Our Seabrook joined Billy’s Echo (1997) and Deutromium (2012) as the only dual Mandurah Oaks-WA Oaks winners.
Manzu wins WA Derby
Margaret Hepple captured her first Group race following a super impressive performance from Manzu in the Group 2 WA Derby (520m) at Cannington.
Domino Mac began superbly to lead the race early but he was quickly challenged by Manzu.
After jumping to his right out of the boxes Manzu quickly ‘course-corrected’ and cut inwardd to land on Domino Mac’s tail.
Manzu rode some interference at the first turn which saw three dogs fall and continued his pursuit of the leader into the back straight.
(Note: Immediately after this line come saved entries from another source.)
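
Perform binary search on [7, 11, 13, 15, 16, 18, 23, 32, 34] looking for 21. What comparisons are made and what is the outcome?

Binary search for 21 in [7, 11, 13, 15, 16, 18, 23, 32, 34]:

lo=0, hi=8, mid=4, arr[mid]=16 -> 16 < 21, search right half
lo=5, hi=8, mid=6, arr[mid]=23 -> 23 > 21, search left half
lo=5, hi=5, mid=5, arr[mid]=18 -> 18 < 21, search right half
lo=6 > hi=5, target 21 not found

Binary search determines that 21 is not in the array after 3 comparisons. The search space was exhausted without finding the target.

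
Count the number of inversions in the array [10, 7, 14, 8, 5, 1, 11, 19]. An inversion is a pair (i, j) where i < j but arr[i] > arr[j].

Finding inversions in [10, 7, 14, 8, 5, 1, 11, 19]:

(0, 1): arr[0]=10 > arr[1]=7
(0, 3): arr[0]=10 > arr[3]=8
(0, 4): arr[0]=10 > arr[4]=5
(0, 5): arr[0]=10 > arr[5]=1
(1, 4): arr[1]=7 > arr[4]=5
(1, 5): arr[1]=7 > arr[5]=1
(2, 3): arr[2]=14 > arr[3]=8
(2, 4): arr[2]=14 > arr[4]=5
(2, 5): arr[2]=14 > arr[5]=1
(2, 6): arr[2]=14 > arr[6]=11
(3, 4): arr[3]=8 > arr[4]=5
(3, 5): arr[3]=8 > arr[5]=1
(4, 5): arr[4]=5 > arr[5]=1

Total inversions: 13

The array has 13 inversion(s): (0,1), (0,3), (0,4), (0,5), (1,4), (1,5), (2,3), (2,4), (2,5), (2,6), (3,4), (3,5), (4,5). Each pair (i,j) satisfies i < j and arr[i] > arr[j].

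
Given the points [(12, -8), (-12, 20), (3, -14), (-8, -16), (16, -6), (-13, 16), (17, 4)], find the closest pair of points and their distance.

Computing all pairwise distances among 7 points:

d((12, -8), (-12, 20)) = 36.8782
d((12, -8), (3, -14)) = 10.8167
d((12, -8), (-8, -16)) = 21.5407
d((12, -8), (16, -6)) = 4.4721
d((12, -8), (-13, 16)) = 34.6554
d((12, -8), (17, 4)) = 13.0
d((-12, 20), (3, -14)) = 37.1618
d((-12, 20), (-8, -16)) = 36.2215
d((-12, 20), (16, -6)) = 38.2099
d((-12, 20), (-13, 16)) = 4.1231 <-- minimum
d((-12, 20), (17, 4)) = 33.121
d((3, -14), (-8, -16)) = 11.1803
d((3, -14), (16, -6)) = 15.2643
d((3, -14), (-13, 16)) = 34.0
d((3, -14), (17, 4)) = 22.8035
d((-8, -16), (16, -6)) = 26.0
d((-8, -16), (-13, 16)) = 32.3883
d((-8, -16), (17, 4)) = 32.0156
d((16, -6), (-13, 16)) = 36.4005
d((16, -6), (17, 4)) = 10.0499
d((-13, 16), (17, 4)) = 32.311

Closest pair: (-12, 20) and (-13, 16) with distance 4.1231

The closest pair is (-12, 20) and (-13, 16) with Euclidean distance 4.1231. For 7 points, brute-force pairwise comparison is shown above. For large n, the divide-and-conquer algorithm (sort by x, recurse on halves, check the dividing strip) achieves O(n log n).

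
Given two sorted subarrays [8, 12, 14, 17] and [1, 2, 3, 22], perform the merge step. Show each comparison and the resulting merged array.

Merging process:

Compare 8 vs 1: take 1 from right. Merged: [1]
Compare 8 vs 2: take 2 from right. Merged: [1, 2]
Compare 8 vs 3: take 3 from right. Merged: [1, 2, 3]
Compare 8 vs 22: take 8 from left. Merged: [1, 2, 3, 8]
Compare 12 vs 22: take 12 from left. Merged: [1, 2, 3, 8, 12]
Compare 14 vs 22: take 14 from left. Merged: [1, 2, 3, 8, 12, 14]
Compare 17 vs 22: take 17 from left. Merged: [1, 2, 3, 8, 12, 14, 17]
Append remaining from right: [22]. Merged: [1, 2, 3, 8, 12, 14, 17, 22]

Final merged array: [1, 2, 3, 8, 12, 14, 17, 22]
Total comparisons: 7

The merged array is [1, 2, 3, 8, 12, 14, 17, 22], requiring 7 comparisons. The merge step runs in O(n) time where n is the total number of elements.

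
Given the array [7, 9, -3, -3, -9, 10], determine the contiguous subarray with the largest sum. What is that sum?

Using Kadane's algorithm on [7, 9, -3, -3, -9, 10]:

Scanning through the array:
Position 1 (value 9): max_ending_here = 16, max_so_far = 16
Position 2 (value -3): max_ending_here = 13, max_so_far = 16
Position 3 (value -3): max_ending_here = 10, max_so_far = 16
Position 4 (value -9): max_ending_here = 1, max_so_far = 16
Position 5 (value 10): max_ending_here = 11, max_so_far = 16

Maximum subarray: [7, 9]
Maximum sum: 16

The maximum subarray is [7, 9] with sum 16. This subarray runs from index 0 to index 1.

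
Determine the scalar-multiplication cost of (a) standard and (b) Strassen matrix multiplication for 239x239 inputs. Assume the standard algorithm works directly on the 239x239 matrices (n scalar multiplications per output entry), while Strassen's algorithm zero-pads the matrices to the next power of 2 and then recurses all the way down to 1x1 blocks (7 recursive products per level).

Matrix multiplication for 239x239 matrices:

Strassen's algorithm requires power-of-2 dimensions. Pad 239x239 to 256x256 (next power of 2).

Standard algorithm: 239^3 = 13651919 multiplications
Strassen's algorithm: 7^(log2(256)) = 7^8 = 5764801 multiplications
Savings: 13651919 - 5764801 = 7887118 multiplications

Standard: 13651919 multiplications (239^3). Strassen: 5764801 multiplications (7^8, after padding to 256x256). Strassen reduces 8 recursive multiplications to 7 at each level.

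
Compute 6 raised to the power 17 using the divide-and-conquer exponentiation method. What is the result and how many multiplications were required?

Computing 6^17 by squaring (build up from 6^1; each line after the first costs one multiplication):

6^1 = 6
6^2 = (6^1)^2 = 6^2 = 36
6^4 = (6^2)^2 = 36^2 = 1296
6^8 = (6^4)^2 = 1296^2 = 1679616
6^16 = (6^8)^2 = 1679616^2 = 2821109907456
6^17 = 6 * 6^16 = 6 * 2821109907456 = 16926659444736

Result: 16926659444736
Multiplications needed: 5 (5 lines after 6^1)

6^17 = 16926659444736. Using exponentiation by squaring, this requires 5 multiplications. The key idea: if the exponent is even, square the half-power; if odd, multiply by the base once.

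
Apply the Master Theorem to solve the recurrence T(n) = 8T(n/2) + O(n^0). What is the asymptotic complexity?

Master Theorem for T(n) = 8T(n/2) + O(n^0):

a = 8, b = 2, c = 0
log_b(a) = log_2(8) = 3.0000

Case 1: c = 0 < log_2(8) = 3.0000
T(n) = O(n^(log_2 8)) = O(n^3)

For T(n) = 8T(n/2) + O(n^0): log_2(8) = 3.0000. This is Case 1 of the Master Theorem (c < log_b(a), work dominated by leaves), giving O(n^3).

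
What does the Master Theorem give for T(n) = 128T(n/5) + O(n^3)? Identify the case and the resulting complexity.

Master Theorem for T(n) = 128T(n/5) + O(n^3):

a = 128, b = 5, c = 3
log_b(a) = log_5(128) = 3.0147

Case 1: c = 3 < log_5(128) = 3.0147
T(n) = O(n^(log_5 128))

For T(n) = 128T(n/5) + O(n^3): log_5(128) = 3.0147. This is Case 1 of the Master Theorem (c < log_b(a), work dominated by leaves), giving O(n^(log_5 128)).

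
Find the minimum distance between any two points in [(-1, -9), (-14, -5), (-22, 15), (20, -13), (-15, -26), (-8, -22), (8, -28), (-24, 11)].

Computing all pairwise distances among 8 points:

d((-1, -9), (-14, -5)) = 13.6015
d((-1, -9), (-22, 15)) = 31.8904
d((-1, -9), (20, -13)) = 21.3776
d((-1, -9), (-15, -26)) = 22.0227
d((-1, -9), (-8, -22)) = 14.7648
d((-1, -9), (8, -28)) = 21.0238
d((-1, -9), (-24, 11)) = 30.4795
d((-14, -5), (-22, 15)) = 21.5407
d((-14, -5), (20, -13)) = 34.9285
d((-14, -5), (-15, -26)) = 21.0238
d((-14, -5), (-8, -22)) = 18.0278
d((-14, -5), (8, -28)) = 31.8277
d((-14, -5), (-24, 11)) = 18.868
d((-22, 15), (20, -13)) = 50.4777
d((-22, 15), (-15, -26)) = 41.5933
d((-22, 15), (-8, -22)) = 39.5601
d((-22, 15), (8, -28)) = 52.4309
d((-22, 15), (-24, 11)) = 4.4721 <-- minimum
d((20, -13), (-15, -26)) = 37.3363
d((20, -13), (-8, -22)) = 29.4109
d((20, -13), (8, -28)) = 19.2094
d((20, -13), (-24, 11)) = 50.1199
d((-15, -26), (-8, -22)) = 8.0623
d((-15, -26), (8, -28)) = 23.0868
d((-15, -26), (-24, 11)) = 38.0789
d((-8, -22), (8, -28)) = 17.088
d((-8, -22), (-24, 11)) = 36.6742
d((8, -28), (-24, 11)) = 50.448

Closest pair: (-22, 15) and (-24, 11) with distance 4.4721

The closest pair is (-22, 15) and (-24, 11) with Euclidean distance 4.4721. For 8 points, brute-force pairwise comparison is shown above. For large n, the divide-and-conquer algorithm (sort by x, recurse on halves, check the dividing strip) achieves O(n log n).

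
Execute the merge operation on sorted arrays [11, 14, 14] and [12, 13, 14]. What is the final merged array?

Merging process:

Compare 11 vs 12: take 11 from left. Merged: [11]
Compare 14 vs 12: take 12 from right. Merged: [11, 12]
Compare 14 vs 13: take 13 from right. Merged: [11, 12, 13]
Compare 14 vs 14: take 14 from left. Merged: [11, 12, 13, 14]
Compare 14 vs 14: take 14 from left. Merged: [11, 12, 13, 14, 14]
Append remaining from right: [14]. Merged: [11, 12, 13, 14, 14, 14]

Final merged array: [11, 12, 13, 14, 14, 14]
Total comparisons: 5

The merged array is [11, 12, 13, 14, 14, 14], requiring 5 comparisons. The merge step runs in O(n) time where n is the total number of elements.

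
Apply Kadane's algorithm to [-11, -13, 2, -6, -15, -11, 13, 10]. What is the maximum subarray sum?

Using Kadane's algorithm on [-11, -13, 2, -6, -15, -11, 13, 10]:

Scanning through the array:
Position 1 (value -13): max_ending_here = -13, max_so_far = -11
Position 2 (value 2): max_ending_here = 2, max_so_far = 2
Position 3 (value -6): max_ending_here = -4, max_so_far = 2
Position 4 (value -15): max_ending_here = -15, max_so_far = 2
Position 5 (value -11): max_ending_here = -11, max_so_far = 2
Position 6 (value 13): max_ending_here = 13, max_so_far = 13
Position 7 (value 10): max_ending_here = 23, max_so_far = 23

Maximum subarray: [13, 10]
Maximum sum: 23

The maximum subarray is [13, 10] with sum 23. This subarray runs from index 6 to index 7.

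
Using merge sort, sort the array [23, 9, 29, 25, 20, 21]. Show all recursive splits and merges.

Merge sort trace:

Split: [23, 9, 29, 25, 20, 21] -> [23, 9, 29] and [25, 20, 21]
  Split: [23, 9, 29] -> [23] and [9, 29]
    Split: [9, 29] -> [9] and [29]
    Merge: [9] + [29] -> [9, 29]
  Merge: [23] + [9, 29] -> [9, 23, 29]
  Split: [25, 20, 21] -> [25] and [20, 21]
    Split: [20, 21] -> [20] and [21]
    Merge: [20] + [21] -> [20, 21]
  Merge: [25] + [20, 21] -> [20, 21, 25]
Merge: [9, 23, 29] + [20, 21, 25] -> [9, 20, 21, 23, 25, 29]

Final sorted array: [9, 20, 21, 23, 25, 29]

The merge sort proceeds by recursively splitting the array and merging sorted halves.
After all merges, the sorted array is [9, 20, 21, 23, 25, 29].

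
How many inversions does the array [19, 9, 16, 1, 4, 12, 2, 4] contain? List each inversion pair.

Finding inversions in [19, 9, 16, 1, 4, 12, 2, 4]:

(0, 1): arr[0]=19 > arr[1]=9
(0, 2): arr[0]=19 > arr[2]=16
(0, 3): arr[0]=19 > arr[3]=1
(0, 4): arr[0]=19 > arr[4]=4
(0, 5): arr[0]=19 > arr[5]=12
(0, 6): arr[0]=19 > arr[6]=2
(0, 7): arr[0]=19 > arr[7]=4
(1, 3): arr[1]=9 > arr[3]=1
(1, 4): arr[1]=9 > arr[4]=4
(1, 6): arr[1]=9 > arr[6]=2
(1, 7): arr[1]=9 > arr[7]=4
(2, 3): arr[2]=16 > arr[3]=1
(2, 4): arr[2]=16 > arr[4]=4
(2, 5): arr[2]=16 > arr[5]=12
(2, 6): arr[2]=16 > arr[6]=2
(2, 7): arr[2]=16 > arr[7]=4
(4, 6): arr[4]=4 > arr[6]=2
(5, 6): arr[5]=12 > arr[6]=2
(5, 7): arr[5]=12 > arr[7]=4

Total inversions: 19

The array has 19 inversion(s): (0,1), (0,2), (0,3), (0,4), (0,5), (0,6), (0,7), (1,3), (1,4), (1,6), (1,7), (2,3), (2,4), (2,5), (2,6), (2,7), (4,6), (5,6), (5,7). Each pair (i,j) satisfies i < j and arr[i] > arr[j].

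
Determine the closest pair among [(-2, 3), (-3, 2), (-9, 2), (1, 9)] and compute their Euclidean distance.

Computing all pairwise distances among 4 points:

d((-2, 3), (-3, 2)) = 1.4142 <-- minimum
d((-2, 3), (-9, 2)) = 7.0711
d((-2, 3), (1, 9)) = 6.7082
d((-3, 2), (-9, 2)) = 6.0
d((-3, 2), (1, 9)) = 8.0623
d((-9, 2), (1, 9)) = 12.2066

Closest pair: (-2, 3) and (-3, 2) with distance 1.4142

The closest pair is (-2, 3) and (-3, 2) with Euclidean distance 1.4142. For 4 points, brute-force pairwise comparison is shown above. For large n, the divide-and-conquer algorithm (sort by x, recurse on halves, check the dividing strip) achieves O(n log n).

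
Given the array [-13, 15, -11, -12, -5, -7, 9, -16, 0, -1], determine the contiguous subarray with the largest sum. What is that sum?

Using Kadane's algorithm on [-13, 15, -11, -12, -5, -7, 9, -16, 0, -1]:

Scanning through the array:
Position 1 (value 15): max_ending_here = 15, max_so_far = 15
Position 2 (value -11): max_ending_here = 4, max_so_far = 15
Position 3 (value -12): max_ending_here = -8, max_so_far = 15
Position 4 (value -5): max_ending_here = -5, max_so_far = 15
Position 5 (value -7): max_ending_here = -7, max_so_far = 15
Position 6 (value 9): max_ending_here = 9, max_so_far = 15
Position 7 (value -16): max_ending_here = -7, max_so_far = 15
Position 8 (value 0): max_ending_here = 0, max_so_far = 15
Position 9 (value -1): max_ending_here = -1, max_so_far = 15

Maximum subarray: [15]
Maximum sum: 15

The maximum subarray is [15] with sum 15. This subarray runs from index 1 to index 1.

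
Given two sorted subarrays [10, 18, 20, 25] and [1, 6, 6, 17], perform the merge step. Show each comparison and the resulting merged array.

Merging process:

Compare 10 vs 1: take 1 from right. Merged: [1]
Compare 10 vs 6: take 6 from right. Merged: [1, 6]
Compare 10 vs 6: take 6 from right. Merged: [1, 6, 6]
Compare 10 vs 17: take 10 from left. Merged: [1, 6, 6, 10]
Compare 18 vs 17: take 17 from right. Merged: [1, 6, 6, 10, 17]
Append remaining from left: [18, 20, 25]. Merged: [1, 6, 6, 10, 17, 18, 20, 25]

Final merged array: [1, 6, 6, 10, 17, 18, 20, 25]
Total comparisons: 5

The merged array is [1, 6, 6, 10, 17, 18, 20, 25], requiring 5 comparisons. The merge step runs in O(n) time where n is the total number of elements.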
He pushed past Domino Mac halfway down the stretch and then immediately had to contend with a challenge from the race favourite Stout Monelli.
With a rails run and booming finish in his arsenal, Stout Monelli loomed ominously as he pushed up into second place at the final turn.
However, Manzu was up to the task.
Stout Monelli couldn’t make any inroads to the lead and Manzu held firm to score by a length and half in 29.70.
Apart from delivering overdue Group race success the victory was a triumph for Margaret and Peter Hepple’s breeding program.
The Hepple-bred Manzu is out of a Vanderworp-Legit Boss matching.
“When you’ve bred them yourself it’s extra special,” said Peter.
“To have had the dog as a pup and to now see him at the racetrack is exciting.”